Presumably your MIL was close to her aunt?

None of OP’s siblings children bother with her, so she can easily bypass them and give to her community.

myplace · 02/09/2025 07:10

Dry true, @nomas . In MiL’s case the second aunt disapproved of her for various somewhat judgemental reasons. Partly for being poor, ironically.

SALaw · 02/09/2025 07:30

I’d leave the money to whomever I wanted. However, I would definitely not continue to rent and leave the money in an account for a care home. The care home might never be needed. Use that money to live a comfortable and good life now. If you buy a property it can later be sold for the care home.

Cabinqueen · 02/09/2025 07:34

JohnLapsleyParlabane · 01/09/2025 22:44

Community, all the way, given your situation

This, absolutely this....

Get a solicitor to draw one up for you and relax. Blood doesn't trump a watertight Will.

Tiredofwhataboutery · 02/09/2025 07:40

I think community sounds lovely. I’d consider whether it’s something you feel you could start up before you die and then leave a legacy too an established community interest group. Locally we have lots of lovely things thst have been funded by folk. There’s a community orchard which is volunteer run and anyone can come and pick apples, pears, plums and berries. A growing project where you sign up for a small fee and give your time in exchange for veg. Community gardens, picnic tables, benches. I think it adds a lot to local community.

dagoo · 02/09/2025 07:49

Spend it. Then leave it to whichever community group you like

Itstheshowgirl · 02/09/2025 08:44

Inbetweenie993 · 01/09/2025 23:19

The 3 i don't like are in my will because they are blood relatives.

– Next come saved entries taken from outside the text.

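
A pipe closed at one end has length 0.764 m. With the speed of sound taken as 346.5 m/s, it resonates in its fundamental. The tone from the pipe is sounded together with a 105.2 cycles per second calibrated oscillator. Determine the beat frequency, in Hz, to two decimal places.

8.18 Hz

Closed pipe (odd harmonics): f_n = n·v/(4L) = 1·346.5/(4·0.764) = 113.3835 Hz.
f_beat = |113.3835 − 105.2| = 8.18 Hz.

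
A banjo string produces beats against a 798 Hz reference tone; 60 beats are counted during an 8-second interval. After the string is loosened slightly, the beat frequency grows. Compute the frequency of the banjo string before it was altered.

790.5 Hz

Beat frequency = 60/8 = 7.5 Hz.
|f − 798| = 7.5, so the banjo string was at either 790.5 Hz or 805.5 Hz.
Reducing tension lowers a string's frequency; the adjustment lowers the banjo string's frequency.
The beat rate rose, so the adjustment moved the banjo string further from 798 Hz — it was already below the reference.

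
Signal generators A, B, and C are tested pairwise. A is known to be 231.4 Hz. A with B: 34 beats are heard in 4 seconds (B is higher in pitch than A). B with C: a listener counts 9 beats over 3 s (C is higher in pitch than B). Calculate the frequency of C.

242.9 Hz

A–B: Beat frequency = 34/4 = 8.5 Hz.
B is above A, so f_B = 231.4 + 8.5 = 239.9 Hz.
B–C: Beat frequency = 9/3 = 3 Hz.
C is above B, so f_C = 239.9 + 3 = 242.9 Hz.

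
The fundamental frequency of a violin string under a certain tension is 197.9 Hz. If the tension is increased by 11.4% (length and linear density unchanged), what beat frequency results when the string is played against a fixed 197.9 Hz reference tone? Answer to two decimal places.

For a string, f ∝ √T, so the new frequency is 197.9·√1.114 = 208.8759 Hz.
f_beat = |208.8759 − 197.9| = 10.98 Hz.

10.98 Hz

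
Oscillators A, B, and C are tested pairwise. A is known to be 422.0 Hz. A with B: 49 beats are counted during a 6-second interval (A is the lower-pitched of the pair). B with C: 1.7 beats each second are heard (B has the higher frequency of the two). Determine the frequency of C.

A–B: Beat frequency = 49/6 = 8.1667 Hz.
B is above A, so f_B = 422.0 + 8.1667 = 430.1667 Hz.
C is below B, so f_C = 430.1667 − 1.7 = 428.4667 Hz.

428.4667 Hz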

The money was left to me by another (childless) sibling of mine. They didn't bother to keep in touch with them either.....

But you say you don’t like them so why are you bothered if they keep in touch? I had an Aunt who clearly didn’t like me so I obviously didn’t bother my backside to see her once my parents stopped forcing it on me.

I have loads of cousins, nieces and nephews and other ‘blood’ relatives, hardly see any of them and wouldn’t expect a penny from any of them either.

KaySam · 02/09/2025 08:48

I’d leave it to either people I actually liked and had regular contact with,or a local community group.
just because so,some is a blood relative if doesn’t mean you need to leave them your money.

DaisyChain505 · 02/09/2025 08:50

I wouldn’t leave money to anyone who wasn’t an active person in my life and who I actually liked. If I were you I’d spend the money on myself. Live where you want to live, go on the holidays you want to go on.

TaupeMember · 02/09/2025 08:50

Im in the minority here!

Blood relatives all the way. Loyalty to those that came before maybe.

Just because you dont stay in contact with all aunts/ uncles etc doesn't mean there isn't that family bond there, or that they're bad people.

My aunts and uncles have never made an effort to stay in contact with me or my siblings as we got older. Doesn't make them bad people either.